Spin-flip lifetimes in superconducting atom chips: Bardeen-Cooper-Schrieffer versus Eliashberg theory

We investigate theoretically the magnetic spin-flip transitions of neutral atoms trapped near a superconducting slab. Our calculations are based on a quantum-theoretical treatment of electromagnetic radiation near dielectric and metallic bodies. Specific results are given for rubidium atoms near a niobium superconductor. At the low frequencies typical of atomic transitions, we find that BCS theory greatly overestimates coherence effects, which are much less pronounced when quasiparticle lifetime effects are included through Eliashberg theory. At $4.2\mathrm{K}$, the typical atomic spin lifetime is found to be larger than $1000\mathrm{s}$, even for atom-superconductor distances of one $1\mathrm{\mu }\mathrm{m}$. This constitutes a large enhancement in comparison with normal metals.

Figure 1

(Color online) Schematic geometrical setup. A plane metallic or superconducting slab lies parallel to the $(x,y)$ plane. The atom with magnetic moment $\mathit{\mu }$ indicted by the arrow is located in vacuum at a distance $z$ from the surface. The atom suffers spontaneous or thermally stimulated magnetic spin-flip transitions, as indicated by ${\mathit{G}}_0$ and $\mathit{G}$, thereby becoming more weakly trapped and eventually lost. Johnson current noise $⟨\mathbf{jj}⟩$ within the penetration depth $\lambda$ contributes to magnetic-field fluctuations at the position of the atom.

Figure 2

(Color online) Temperature dependence of (a) real part ${\sigma }^{\prime }\left({\omega }_A\right)$ and (b) imaginary part ${\sigma }^{″}\left({\omega }_A\right)$ of the optical conductivity, normalized to the normal-state conductivity ${\sigma }_0$. ${\omega }_A=2\pi \times 500\mathrm{kHz}$ is the atomic spin-flip frequency, and $T_c=9.2\mathrm{K}$ is the superconductor transition temperature.
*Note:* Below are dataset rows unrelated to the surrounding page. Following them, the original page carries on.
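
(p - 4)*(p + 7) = p^2 + 3*p - 28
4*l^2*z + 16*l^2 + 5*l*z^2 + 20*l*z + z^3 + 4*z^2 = (l + z)*(4*l + z)*(z + 4)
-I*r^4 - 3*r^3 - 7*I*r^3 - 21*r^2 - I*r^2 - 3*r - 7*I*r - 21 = (r + 7)*(r - 3*I)*(r - I)*(-I*r + 1)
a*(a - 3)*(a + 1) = a^3 - 2*a^2 - 3*a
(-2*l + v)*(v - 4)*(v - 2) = -2*l*v^2 + 12*l*v - 16*l + v^3 - 6*v^2 + 8*v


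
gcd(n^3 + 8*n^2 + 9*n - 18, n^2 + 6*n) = n + 6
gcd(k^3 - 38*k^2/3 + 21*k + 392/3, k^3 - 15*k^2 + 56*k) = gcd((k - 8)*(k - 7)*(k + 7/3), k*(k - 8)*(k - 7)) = k^2 - 15*k + 56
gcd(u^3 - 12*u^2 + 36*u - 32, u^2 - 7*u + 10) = u - 2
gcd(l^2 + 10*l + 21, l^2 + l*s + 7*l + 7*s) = l + 7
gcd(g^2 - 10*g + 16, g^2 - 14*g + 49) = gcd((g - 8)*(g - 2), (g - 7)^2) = 1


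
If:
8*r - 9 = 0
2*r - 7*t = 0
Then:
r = 9/8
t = 9/28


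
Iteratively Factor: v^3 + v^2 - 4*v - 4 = (v + 1)*(v^2 - 4) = (v + 1)*(v + 2)*(v - 2)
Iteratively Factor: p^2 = (p)*(p)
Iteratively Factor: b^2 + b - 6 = (b - 2)*(b + 3)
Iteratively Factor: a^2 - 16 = (a - 4)*(a + 4)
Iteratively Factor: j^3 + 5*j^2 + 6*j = (j + 2)*(j^2 + 3*j) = j*(j + 2)*(j + 3)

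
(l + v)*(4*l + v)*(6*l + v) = 24*l^3 + 34*l^2*v + 11*l*v^2 + v^3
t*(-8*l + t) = -8*l*t + t^2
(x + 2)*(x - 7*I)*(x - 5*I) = x^3 + 2*x^2 - 12*I*x^2 - 35*x - 24*I*x - 70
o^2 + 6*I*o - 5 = (o + I)*(o + 5*I)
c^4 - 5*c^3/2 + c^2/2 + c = c*(c - 2)*(c - 1)*(c + 1/2)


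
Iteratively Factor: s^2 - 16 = (s - 4)*(s + 4)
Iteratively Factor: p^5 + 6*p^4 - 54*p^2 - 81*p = (p)*(p^4 + 6*p^3 - 54*p - 81) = p*(p + 3)*(p^3 + 3*p^2 - 9*p - 27) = p*(p + 3)^2*(p^2 - 9) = p*(p + 3)^3*(p - 3)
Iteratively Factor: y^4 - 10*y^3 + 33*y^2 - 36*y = (y)*(y^3 - 10*y^2 + 33*y - 36) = y*(y - 3)*(y^2 - 7*y + 12) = y*(y - 4)*(y - 3)*(y - 3)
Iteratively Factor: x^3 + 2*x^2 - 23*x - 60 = (x + 4)*(x^2 - 2*x - 15) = (x + 3)*(x + 4)*(x - 5)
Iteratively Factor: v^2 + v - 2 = (v - 1)*(v + 2)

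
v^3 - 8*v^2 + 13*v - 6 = (v - 6)*(v - 1)^2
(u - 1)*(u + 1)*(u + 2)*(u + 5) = u^4 + 7*u^3 + 9*u^2 - 7*u - 10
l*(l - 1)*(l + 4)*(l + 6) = l^4 + 9*l^3 + 14*l^2 - 24*l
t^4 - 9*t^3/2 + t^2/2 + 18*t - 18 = (t - 3)*(t - 2)*(t - 3/2)*(t + 2)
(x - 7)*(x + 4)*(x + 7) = x^3 + 4*x^2 - 49*x - 196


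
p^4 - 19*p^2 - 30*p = p*(p - 5)*(p + 2)*(p + 3)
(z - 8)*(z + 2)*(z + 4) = z^3 - 2*z^2 - 40*z - 64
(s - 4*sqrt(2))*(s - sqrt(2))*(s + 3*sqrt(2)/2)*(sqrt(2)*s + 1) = sqrt(2)*s^4 - 6*s^3 - 21*sqrt(2)*s^2/2 + 17*s + 12*sqrt(2)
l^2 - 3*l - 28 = (l - 7)*(l + 4)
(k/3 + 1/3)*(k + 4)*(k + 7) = k^3/3 + 4*k^2 + 13*k + 28/3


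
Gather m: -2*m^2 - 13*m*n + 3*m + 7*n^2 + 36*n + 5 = -2*m^2 + m*(3 - 13*n) + 7*n^2 + 36*n + 5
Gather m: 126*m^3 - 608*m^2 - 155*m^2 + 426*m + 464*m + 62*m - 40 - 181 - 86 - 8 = 126*m^3 - 763*m^2 + 952*m - 315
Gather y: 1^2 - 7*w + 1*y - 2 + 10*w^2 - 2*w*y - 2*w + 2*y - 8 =10*w^2 - 9*w + y*(3 - 2*w) - 9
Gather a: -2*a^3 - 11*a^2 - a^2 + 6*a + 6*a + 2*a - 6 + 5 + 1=-2*a^3 - 12*a^2 + 14*a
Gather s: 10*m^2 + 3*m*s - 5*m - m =10*m^2 + 3*m*s - 6*m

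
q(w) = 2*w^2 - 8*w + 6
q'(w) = 4*w - 8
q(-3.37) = 55.67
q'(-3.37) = -21.48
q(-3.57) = 60.05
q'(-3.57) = -22.28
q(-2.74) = 42.94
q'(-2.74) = -18.96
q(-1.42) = 21.39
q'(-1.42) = -13.68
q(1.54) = -1.58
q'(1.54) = -1.84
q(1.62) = -1.71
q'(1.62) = -1.52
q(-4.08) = 71.93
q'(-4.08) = -24.32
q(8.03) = 70.72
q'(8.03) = 24.12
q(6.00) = 30.00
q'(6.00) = 16.00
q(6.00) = 30.00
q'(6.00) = 16.00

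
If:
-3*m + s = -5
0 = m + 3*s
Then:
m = 3/2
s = -1/2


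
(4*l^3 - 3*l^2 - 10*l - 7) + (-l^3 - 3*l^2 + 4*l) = 3*l^3 - 6*l^2 - 6*l - 7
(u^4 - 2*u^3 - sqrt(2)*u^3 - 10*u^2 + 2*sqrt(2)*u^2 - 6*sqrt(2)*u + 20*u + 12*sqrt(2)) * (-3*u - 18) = -3*u^5 - 12*u^4 + 3*sqrt(2)*u^4 + 12*sqrt(2)*u^3 + 66*u^3 - 18*sqrt(2)*u^2 + 120*u^2 - 360*u + 72*sqrt(2)*u - 216*sqrt(2)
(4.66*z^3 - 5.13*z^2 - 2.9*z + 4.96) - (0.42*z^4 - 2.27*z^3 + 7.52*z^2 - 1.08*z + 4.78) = -0.42*z^4 + 6.93*z^3 - 12.65*z^2 - 1.82*z + 0.18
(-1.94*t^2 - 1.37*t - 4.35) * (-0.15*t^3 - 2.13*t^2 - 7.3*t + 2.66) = 0.291*t^5 + 4.3377*t^4 + 17.7326*t^3 + 14.1061*t^2 + 28.1108*t - 11.571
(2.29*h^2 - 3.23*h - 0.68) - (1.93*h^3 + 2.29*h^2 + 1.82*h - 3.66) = -1.93*h^3 - 5.05*h + 2.98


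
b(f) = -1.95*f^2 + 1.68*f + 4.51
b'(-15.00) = 60.18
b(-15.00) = -459.44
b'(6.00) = -21.72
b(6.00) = -55.61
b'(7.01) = -25.66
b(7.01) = -79.54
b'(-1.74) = 8.47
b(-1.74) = -4.32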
The different lines correspond to the results for the two-fluid model (dashed line), using ${\delta }_0=16\mathrm{\mu }\mathrm{m}$ and ${\lambda }_L\left(0\right)=35\mathrm{nm}$, BCS theory (solid line), and Eliashberg theory (symbols) for three elastic impurity scattering rates $\gamma$.

Figure 3

(Color online) ${\sigma }^{\prime }\left(\omega \right)$ at $4.2\mathrm{K}$ as a function of frequency for three elastic scattering rates $\gamma$, as computed within the framework of Eliashberg theory. The peak at zero frequency is attributed to the condensate, and the peak at $1\mathrm{THz}$ to the breaking of Cooper pairs. In the inset we show that the condensate peak saturates at low frequencies.

Figure 4

(Color online) Spin-flip lifetime ${\tau }_A$ of a trapped atom near a superconducting slab as a function of (a) temperature (for $10\mathrm{\mu }\mathrm{m}$ atom-surface distance) and (b) distance (at $4.2\mathrm{K}$). The smallest distance in (b) is $1\mathrm{\mu }\mathrm{m}$ (with ${\tau }_A\approx 5000\mathrm{s}$ for $\gamma =1\mathrm{meV}∕\hslash$). For the calculation of ${\tau }_A$ we use Eq. (13) and the optical conductivity computed within Eliashberg theory for different elastic scattering rates $\gamma$. The atomic transition frequency is fixed at $500\mathrm{kHz}$ throughout. The dashed lines correspond to calculations performed with the two-fluid model and the parameters given in Ref. 25 (London length ${\lambda }_L=35\mathrm{nm}$).